Downset: “Anger”
In the early days of pining for girls I thought it so improbable that I’d ever actually land a girlfriend that I started making in-jokes about it in my diary. As a result, when I hit junior high and actually started to date a girl from my science class, I was completely dumbfounded about what to do. “I guess I should take her to a nice restaurant,” I thought. “Maybe I should get her a… a necklace?” So we sat together at lunch and awkwardly ate sandwiches at each other, until she got sick of it and asked me if I’d write her a note. A note! Shit, I could do that. I loved to write! I was twelve pages deep into a fantasy novel about a talking stick and a space goat; a note would be no problem.
But then I sat down and realized: I didn’t know anything about this girl. I knew that she was pretty and liked soccer — wait, I think it was soccer. Maybe it was floor hockey? Shit. Maybe the note should be about what she likes? No, no, I didn’t want to come off totally clueless. I’d been dating her a week; there were things I should probably have picked up on by then. Staring at the blank page, I turned on the radio, which was somehow playing Downset’s “Anger,” a song I don’t think I’ve heard even once since then. The stupid little chorused vocal part started up, and it somehow managed to serve as momentum, and I started writing the note.
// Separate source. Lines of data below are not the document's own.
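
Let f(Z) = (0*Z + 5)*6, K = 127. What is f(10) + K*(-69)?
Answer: -8733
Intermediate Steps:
f(Z) = 30 (f(Z) = (0 + 5)*6 = 5*6 = 30)
f(10) + K*(-69) = 30 + 127*(-69) = 30 - 8763 = -8733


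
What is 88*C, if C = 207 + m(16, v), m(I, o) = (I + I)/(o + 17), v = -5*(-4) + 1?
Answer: 347512/19 ≈ 18290.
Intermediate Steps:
v = 21 (v = 20 + 1 = 21)
m(I, o) = 2*I/(17 + o) (m(I, o) = (2*I)/(17 + o) = 2*I/(17 + o))
C = 3949/19 (C = 207 + 2*16/(17 + 21) = 207 + 2*16/38 = 207 + 2*16*(1/38) = 207 + 16/19 = 3949/19 ≈ 207.84)
88*C = 88*(3949/19) = 347512/19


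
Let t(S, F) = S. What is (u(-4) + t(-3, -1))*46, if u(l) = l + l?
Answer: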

And here’s where I made my mistake; I mistook the easy buoyancy of a song with an old-fashioned 4/4 jud jud for a way into my girlfriend’s favor. “Well, I’ll just write these lyrics down on the side so she knows I’m a cool dude who loves music,” I must have reasoned. And so, amidst two pages of absolute nothing, jotted in the margins and inserted inline, decorating the whitespace around the paragraph where I inexplicably asked her to call me by the nickname “Sugar,” I wrote the lyrics to this song. And, as is the case even today, the only lyrics I could make out were:
ANGER!
HOSTILITY TOWARDS THE OPPOSITION!!!!
AAAAANGEEERRRRRRRRRRRRRRRRRR
The next day, I handed her the note (carefully folded into a paper football, a trick I had learned from one of my female friends). A few days later, she lied and told me her mother wasn’t allowing her to date anyone. Three years later, my friend Scott, who played junior varsity hockey, told me she had asked him out the same day. And now, thirteen years later, I’m listening to this song for maybe the second time ever in my life, and all things considered, I only have one question: Why did I think this song would make me seem cool?